As of Jan. 18, defeating the Flames in a shootout and losing their coach, the Canucks looked not bad, struggling somewhat but holding on to one of the two wild-card places in the difficult Western Conference, standing in seventh. While some said the team could manage through Tortorella's suspension, others predicted the blow would be a significant self-inflicted wound.

The Canucks went 2-4 without their coach and have done worse since. The team has sunk to 11th in the West as of Wednesday morning, and has only a fractional glimpse at the postseason, which two months ago seemed certain. More extraordinary, the team has gone from one in a slump to, almost instantly, a franchise looking to overhaul itself, trading veteran goalie Roberto Luongo and trying to move forward Ryan Kesler.

Analytics website sportclubstats.com calculates the Canucks have a 2-per-cent chance to make the postseason: It's like the period at the end of a sentence.

Fans had started giving up weeks ago. A Wednesday night game in Winnipeg felt important (like the Canucks, the Jets had 68 points, but hold a game in hand), but realistically doesn't mean much (the Jets have a calculated 3.1-per-cent chance for the playoffs).

An immediate firing of Tortorella, who was hired only this past summer, seems unnecessarily jarring and not a move that's going to spark the right change. But it also seems unlikely, unless something really changes, that Tortorella holds on to his job in Vancouver. Everything's gone wrong and there is no sense he can lead the righting of things, even if given another shot next year.

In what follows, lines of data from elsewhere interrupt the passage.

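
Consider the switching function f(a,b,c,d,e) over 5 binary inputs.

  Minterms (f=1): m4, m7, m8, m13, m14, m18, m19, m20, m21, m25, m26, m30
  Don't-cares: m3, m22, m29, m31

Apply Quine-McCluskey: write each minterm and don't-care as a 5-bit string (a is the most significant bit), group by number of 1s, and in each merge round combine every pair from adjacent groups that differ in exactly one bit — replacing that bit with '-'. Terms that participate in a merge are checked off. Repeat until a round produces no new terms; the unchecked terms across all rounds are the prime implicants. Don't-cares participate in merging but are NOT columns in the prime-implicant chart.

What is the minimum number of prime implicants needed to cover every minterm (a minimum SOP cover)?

[col 0] 00011*, 00100*, 00111*, 01000, 01101*, 01110*, 10010*, 10011*, 10100*, 10101*, 10110*, 11001*, 11010*, 11101*, 11110*, 11111*
[col 1] -0011, -0100, -1101, -1110, 00-11, 1-010*, 1-101, 1-110*, 10-10*, 1001-, 101-0, 1010-, 11-01, 11-10*, 111-1, 1111-
[col 2] 1--10
Prime implicants: -0011, -0100, -1101, -1110, 00-11, 01000, 1--10, 1-101, 1001-, 101-0, 1010-, 11-01, 111-1, 1111-
PI chart (minterm → PIs covering it):
  4 | -0100  (sole → essential)
  7 | 00-11  (sole → essential)
  8 | 01000  (sole → essential)
  13 | -1101  (sole → essential)
  14 | -1110  (sole → essential)
  18 | 1--10,1001-
  19 | -0011,1001-
  20 | -0100,101-0,1010-
  21 | 1-101,1010-
  25 | 11-01  (sole → essential)
  26 | 1--10  (sole → essential)
  30 | -1110,1--10,1111-
Essential prime implicants: -0100, -1101, -1110, 00-11, 01000, 1--10, 11-01
Petrick residual → -0011, 1-101
Minimum SOP uses 9 PIs: b'c'de + b'cd'e' + bcd'e + bcde' + a'b'de + a'bc'd'e' + ade' + acd'e + abd'e

9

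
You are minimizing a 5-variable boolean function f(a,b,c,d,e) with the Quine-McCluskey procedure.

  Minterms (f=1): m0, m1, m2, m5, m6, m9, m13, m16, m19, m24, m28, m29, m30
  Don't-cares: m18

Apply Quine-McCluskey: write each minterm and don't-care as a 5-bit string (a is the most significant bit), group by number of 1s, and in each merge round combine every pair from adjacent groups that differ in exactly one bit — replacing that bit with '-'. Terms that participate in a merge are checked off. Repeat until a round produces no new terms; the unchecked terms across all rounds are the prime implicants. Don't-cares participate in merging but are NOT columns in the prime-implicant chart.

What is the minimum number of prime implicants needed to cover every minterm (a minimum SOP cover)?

size-2^0 implicants → 00000(✓)  00001(✓)  00010(✓)  00101(✓)  00110(✓)  01001(✓)  01101(✓)  10000(✓)  10010(✓)  10011(✓)  11000(✓)  11100(✓)  11101(✓)  11110(✓)
size-2^1 implicants → -0000(✓)  -0010(✓)  -1101  0-001(✓)  0-101(✓)  00-01(✓)  00-10  000-0(✓)  0000-  01-01(✓)  1-000  100-0(✓)  1001-  11-00  111-0  1110-
size-2^2 implicants → -00-0  0--01
Unchecked terms (primes): -00-0, -1101, 0--01, 00-10, 0000-, 1-000, 1001-, 11-00, 111-0, 1110-
Minterm coverage:
  m0 ⊆ -00-0,0000-
  m1 ⊆ 0--01,0000-
  m2 ⊆ -00-0,00-10
  m5 ⊆ 0--01 [E]
  m6 ⊆ 00-10 [E]
  m9 ⊆ 0--01 [E]
  m13 ⊆ -1101,0--01
  m16 ⊆ -00-0,1-000
  m19 ⊆ 1001- [E]
  m24 ⊆ 1-000,11-00
  m28 ⊆ 11-00,111-0,1110-
  m29 ⊆ -1101,1110-
  m30 ⊆ 111-0 [E]
E = {0--01, 00-10, 1001-, 111-0}
Petrick residual → -00-0, -1101, 1-000
Cover = b'c'e' + bcd'e + a'd'e + a'b'de' + ac'd'e' + ab'c'd + abce'  |cover|=7

7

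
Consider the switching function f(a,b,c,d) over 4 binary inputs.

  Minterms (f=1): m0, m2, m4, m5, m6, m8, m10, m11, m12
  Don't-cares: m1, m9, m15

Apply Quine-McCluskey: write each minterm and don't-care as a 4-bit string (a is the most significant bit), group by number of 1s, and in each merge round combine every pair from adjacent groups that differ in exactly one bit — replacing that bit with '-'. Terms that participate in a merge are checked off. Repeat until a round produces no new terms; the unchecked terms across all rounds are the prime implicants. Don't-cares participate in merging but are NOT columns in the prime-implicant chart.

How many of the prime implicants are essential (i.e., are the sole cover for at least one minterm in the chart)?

3

[col 0] 0000*, 0001*, 0010*, 0100*, 0101*, 0110*, 1000*, 1001*, 1010*, 1011*, 1100*, 1111*
[col 1] -000*, -001*, -010*, -100*, 0-00*, 0-01*, 0-10*, 00-0*, 000-*, 01-0*, 010-*, 1-00*, 1-11, 10-0*, 10-1*, 100-*, 101-*
[col 2] --00, -0-0, -00-, 0--0, 0-0-, 10--
Prime implicants: --00, -0-0, -00-, 0--0, 0-0-, 1-11, 10--
PI chart (minterm → PIs covering it):
  0 | --00,-0-0,-00-,0--0,0-0-
  2 | -0-0,0--0
  4 | --00,0--0,0-0-
  5 | 0-0-  (sole → essential)
  6 | 0--0  (sole → essential)
  8 | --00,-0-0,-00-,10--
  10 | -0-0,10--
  11 | 1-11,10--
  12 | --00  (sole → essential)
Essential prime implicants: --00, 0--0, 0-0-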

There's a lot of blame to share: Gillis, to start; team owner Francesco Aquilini is deeply involved; and there are problems on the ice, such as zero goals in 35 games for Alexandre Burrows, who is making $6-million (U.S.) this season. But the likeliest candidate for change is always the coach.

On Wednesday night, Vancouver squeezed a 3-2 win in a shootout over Winnipeg - and while Burrows scored his first and second goals of the year, Kesler left the game with a knee injury.

In 2013, when hiring Tortorella after firing Alain Vigneault, Gillis said a coaching change is the quickest way to spark renewal. With Tortorella, Aquilini and Gillis gambled, and Tortorella blew up on them.

This past Monday was a low among low points, when the Canucks blew a 3-0 lead at home and gave up seven goals in the third period to the New York Islanders, losing 7-4.

"It's on my watch," Tortorella said the next day, "what's going on here. And I know the area, I know the owners, I know my general manger, are not sitting well with it."